Things have been happening so fast and now it is time to slow down. I'm not sure if I like the fact that I have more time, especially for thinking. We have not been left alone in this house since Mike passed away. My older kids, mom, other family members etc, have been either living with us or coming to visit non-stop. That ended today. This morning my mom & Phil took off after a 5 day visit and then I took my son Jeffrey to the ferry to head to Redmond for a few days before heading back to college.

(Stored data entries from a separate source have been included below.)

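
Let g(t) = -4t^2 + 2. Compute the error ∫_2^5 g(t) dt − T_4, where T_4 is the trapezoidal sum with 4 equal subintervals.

1.125

Exact integral: ∫_2^5 g(t) dt = -150.
T_4 = -151.125.
Error = -150 − (-151.125) = 1.125.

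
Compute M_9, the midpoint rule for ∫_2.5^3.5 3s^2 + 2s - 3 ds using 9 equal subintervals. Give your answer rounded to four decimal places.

30.2469

Δs = (3.5 − 2.5)/9 = 1/9.
Midpoints: 23/9, 8/3, 25/9, 26/9, 3, 28/9, 29/9, 10/3, 31/9.
f(23/9) = 586/27, f(8/3) = 71/3, f(25/9) = 694/27, f(26/9) = 751/27, f(3) = 30, f(28/9) = 871/27, f(29/9) = 934/27, f(10/3) = 37, f(31/9) = 1066/27.
Sum = Δs · [f(23/9) + f(8/3) + f(25/9) + ...].
Sum ≈ 30.2469.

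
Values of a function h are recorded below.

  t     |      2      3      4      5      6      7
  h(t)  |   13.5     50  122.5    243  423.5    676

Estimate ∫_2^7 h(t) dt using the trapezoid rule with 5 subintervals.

1183.75

Δt = 1.
T_5 = (1/2)·[13.5 + 2·50 + 2·122.5 + 2·243 + 2·423.5 + 676] = 1183.75.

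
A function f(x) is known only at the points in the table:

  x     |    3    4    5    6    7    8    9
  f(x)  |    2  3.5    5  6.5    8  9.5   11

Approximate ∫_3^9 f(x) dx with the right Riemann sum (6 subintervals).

Δx = 1.
Sum = 1·[3.5 + 5 + 6.5 + 8 + 9.5 + 11] = 43.5.

43.5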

I didn't think it would be that difficult, but I was close to tears the hour long drive back from the ferry. I tried to call a few friends but it was to hard to talk. I wanted to listen to the radio but the songs where to hard to listen to. I didn't want to think about the future. Suddenly I felt like all this weight was on my shoulders because I am the only adult in the house. If something breaks I have to get it fixed; if there is a problem I have to find the solution; if we get scared...I have to be the brave one. Alone. I really don't like that word. In a way, I couldn't wait to be here by myself in the daytime so I could get lots of stuff done. I still have so much stuff to go through. Rachel is only 15 so she is home after school. She is a great friend to have here right now. I have always been blessed with great kids that have been my friends too. By the way, thanks to wonderful friends who call or write for no reason other then to talk and check up on me. I appreciate it. You are all lifesavers.
But I wasn't expecting these overwhelming emotional feelings to hit me this quickly. I have just wanted to cry all day. I try to be strong for the kids and others, but this time I think I will have to just go cry on Rachel's shoulder. It's my turn.
I miss my grandson too. He was such a joy and blessing to have around.